From above, a low click accompanied by a hiss sounds in their ears; they dive out of the way in time to avoid being crushed by the spider, rolling onto their back to find four pairs of scarlet eyes locked on them.

They use the pole to propel themselves to their feet, pushing themselves into a sprint. The sound of snapping pincers and branches breaking as the spider chases them is all that they hear, the rush of their heartbeat and the increasing slipperiness of the pole in their hand all that they feel.

Even with their increased strength and energy, the ache from running eventually sprouts in their calves, traveling up to their lungs.
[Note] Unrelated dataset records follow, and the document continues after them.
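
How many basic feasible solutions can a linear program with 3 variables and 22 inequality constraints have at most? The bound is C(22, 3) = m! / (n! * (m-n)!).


Each vertex corresponds to some choice of n active constraints out of m, so the number of vertices is at most C(m, n) = m! / (n!(m-n)!).
m = 22, n = 3
Numerator: 22 * 21 * 20
Denominator: 3! = 6
C(22, 3) = 1540


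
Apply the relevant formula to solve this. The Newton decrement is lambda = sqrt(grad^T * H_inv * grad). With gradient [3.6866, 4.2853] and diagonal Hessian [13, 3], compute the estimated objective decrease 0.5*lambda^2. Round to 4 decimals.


Step 1: H is diagonal, so H^(-1) * g = [0.2836, 1.4284].
Step 2: g^T H^(-1) g = sum_i g_i^2 / H_ii
  = (3.6866)^2/13 + (4.2853)^2/3
  = 1.0455 + 6.1213 = 7.1667
Step 3: Objective decrease = 0.5 * g^T H^(-1) g = 3.5834


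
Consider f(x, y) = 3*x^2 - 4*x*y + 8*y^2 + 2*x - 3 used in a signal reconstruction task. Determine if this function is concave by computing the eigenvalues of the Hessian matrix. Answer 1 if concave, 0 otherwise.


The Hessian of f(x,y) = 3*x^2 - 4*x*y + 8*y^2 + 2*x - 3 is:
H = [[6, -4], [-4, 16]]
Trace = 6 + 16 = 22
Determinant = 6*16 - (-4)^2 = 80
Discriminant = (22)^2 - 4*80 = 164.0
Eigenvalues: lambda_1 = 4.5969, lambda_2 = 17.4031
The function is not concave.

0


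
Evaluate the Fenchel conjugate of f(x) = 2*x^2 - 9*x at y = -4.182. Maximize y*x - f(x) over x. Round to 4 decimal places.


f*(y) = sup_x {y*x - a*x^2 - b*x} = sup_x {(y-b)*x - a*x^2}
FOC: (y - b) - 2a*x = 0 => x* = (y - b)/(2a)
x* = (-4.182 + 9)/(2*2) = 1.2045
f*(-4.182) = (y-b)^2/(4a) = (-4.182 + 9)^2/(4*2)
= 23.2131/8 = 2.9016


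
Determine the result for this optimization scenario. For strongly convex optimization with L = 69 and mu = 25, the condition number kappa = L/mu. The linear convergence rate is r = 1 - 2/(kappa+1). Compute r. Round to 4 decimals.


Step 1: Compute the condition number.
kappa = L/mu = 69/25 = 2.76
Step 2: Compute the convergence rate.
r = 1 - 2/(kappa + 1) = 1 - 2*mu/(L + mu) = (L - mu)/(L + mu) = 44/94 = 0.4681


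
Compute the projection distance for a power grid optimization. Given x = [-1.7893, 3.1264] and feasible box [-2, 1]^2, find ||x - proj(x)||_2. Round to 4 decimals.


Project each component onto [-2, 1].
clip(-1.7893) = -1.7893, clip(3.1264) = 1.0
Projection = [-1.7893, 1.0]
Squared diffs: [0.0, 4.5216]
Distance = sqrt(4.5216) = 2.1264


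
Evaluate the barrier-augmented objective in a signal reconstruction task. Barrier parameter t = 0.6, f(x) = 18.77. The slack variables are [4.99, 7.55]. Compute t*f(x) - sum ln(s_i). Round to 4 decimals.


Step 1: Compute log-barrier.
ln values: [1.6074, 2.0215]
phi = -(1.6074 + 2.0215) = -3.629
Step 2: Compute augmented objective.
t*f(x) = 0.6*18.77 = 11.262
Total = 11.262 - 3.629 = 7.633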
Soul points it out first. We can't run forever.

I'm aware.

A yell escapes from them as they trip over something in the dark and nearly impale themselves on the pole; they roll on their back and catch a glimpse of bloody eyes and gnashing pincers. They shove the pole upwards on instinct, and feel it strike home.

The spider lets out an enraged hiss, and they have to scramble on their hands and knees to avoid being run through by one of the spider's legs. Pale blue blood runs from its pincers where the pole hangs precariously as it continues to hiss.

They push themselves to their feet, eyes fixed on the pole that refuses to dislodge itself from the spider, no matter how much it shakes its head.

Do you know what I'm thinking?

Soul's reply is resigned. Unfortunately.

They hesitate for another moment before plunging forward as the spider finally stops thrashing and faces them; the handle of the pole is too slick with the spider's blood to get a good grip and they narrowly avoid having their head snapped off by diving underneath the spider's belly.

They're immediately enfolded in a foul rotting odor, and they gag as they try to follow the wild circles the spider makes to chase them out from under it. They inch towards the head of the spider, arm straining as they try to grab the pole, although Soul balks from his side of their mind. No offense, but this is the exact definition of going from bad to worse.

If you have better ideas, I am all ears.

Abruptly, the spider stops moving, and there is an ominous silence for all of one second before they realize what it's going to do and lunge out of the way as the spider slams its belly on the ground.

Their ears ring as they crawl forward frantically on their knees; the pole lies less than ten feet away from them, the impact of the spider's strike having knocked it loose. Behind them is the sound of the spider rising as it recovers, a low hiss filling their ears as they reach the pole and twist around just as the spider pounces.

There's a sharp crunching noise and then the feeling of the pole traveling through something thick and glutinous. It takes a minute for them to look beyond the length of the pole and to the spider.

Its face is completely mangled, save for one eye that stares lifelessly at them, the result of the pole being driven through its pincers. The spider sags to one side, one of its legs twitching involuntarily.

They fall back from where they're kneeling, but their hands stay locked around the pole, still pushing it inwards.

You can let go.

On her side of their mind, Maka realizes that she's the one forcing them to hold on, and she eases her grip. The wall in their mind shifts, supporting her rather than shutting her out, and they rise slowly. The sound of Tsubaki and Black Star calling Maka's name echoes in the distance as they steady themselves.

Soul leaves Maka's mind, although she senses a certain reluctance in it, and her composure fractures.

"I'm sorry, I should have asked if it was okay," she whispers.

"It's fine-"

Her mind is a screaming cacophony of memory, and she moves, not away from the spider, but closer to it. "I panicked," she says in a louder voice, staring into the spider's eye. Her hands ball into fists and she aims a kicks at its body. "I thought it was going to take us back-"

"Maka, it's okay-"

She drives another kick at the spider. " What was it even doing here-"

"Maka." Soul comes close enough to touch, and she breathes finally. "It's going to be okay."

She meets his gaze. "How?"

Soul is quiet for a long moment before he speaks.

"Because we're going to join the DWMA."